(GoRealNewsNow.com) – Hollywood is figuratively in flames after an already massive strike of screenwriters has now involved thousands of actors demanding more money from studios and rattling the increasingly far-left-dominated film industry.
Mass-scale protest rallies were held in Los Angeles and New York City on Monday, with actors and writers bracing “for a long, hot summer standoff with studios,” The Associated Press reports.
“Picketers emphasized unity between writers, who have been on the lines for more than two months, and performers, who are only on Day 2 of striking — as well as camaraderie between highly paid actors and those with spare screen credits who struggle to scrape by,” the left-leaning news outlet notes.
Last Thursday, the Screen Actors Guild-American Federation of Television and Radio Artists (SAG-AFTRA) decided unanimously to join the strike over the Writers Guild of America that started on May 2.
Both the actors and the writers demand residual payments from studios that the transition to streaming has erased.
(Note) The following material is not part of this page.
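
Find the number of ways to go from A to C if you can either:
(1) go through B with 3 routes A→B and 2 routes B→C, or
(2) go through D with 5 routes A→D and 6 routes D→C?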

They are also protesting against “the unpaid use of their work and likeness by artificial intelligence avatars.”
For now, few from the striking unions expect a deal to be reached soon with the Alliance of Motion Picture and Television Producers (AMPTP), which unites studios, streamers, and production companies.
Kevin Bacon was among the most famous actors protesting on Monday outside Viacom’s headquarters in NYC.
“[My presence here is about] seeing people out here and being aware that not all actors are high-paid actors, that the working-class class people who are trying to make a living,” he said.
“These things are things that I personally can negotiate for,” Bacon said. “But I’m here for the working class middle-class class part of our union who needs these basic provisions in the basic contract,” Bacon elaborated.
Whitney Morgan Cox, a working actor with a role in the CBS series “Criminal Minds,” described the collaboration between actors and screenwriters as “powerful.”
“I don’t think people necessarily realize the energy that writers and actors have, and the stamina, and our ability to commit, that’s all our entire job is about is just committing to something and following through,” Cox said as he protested outside Walt Disney Studios in Burbank, California.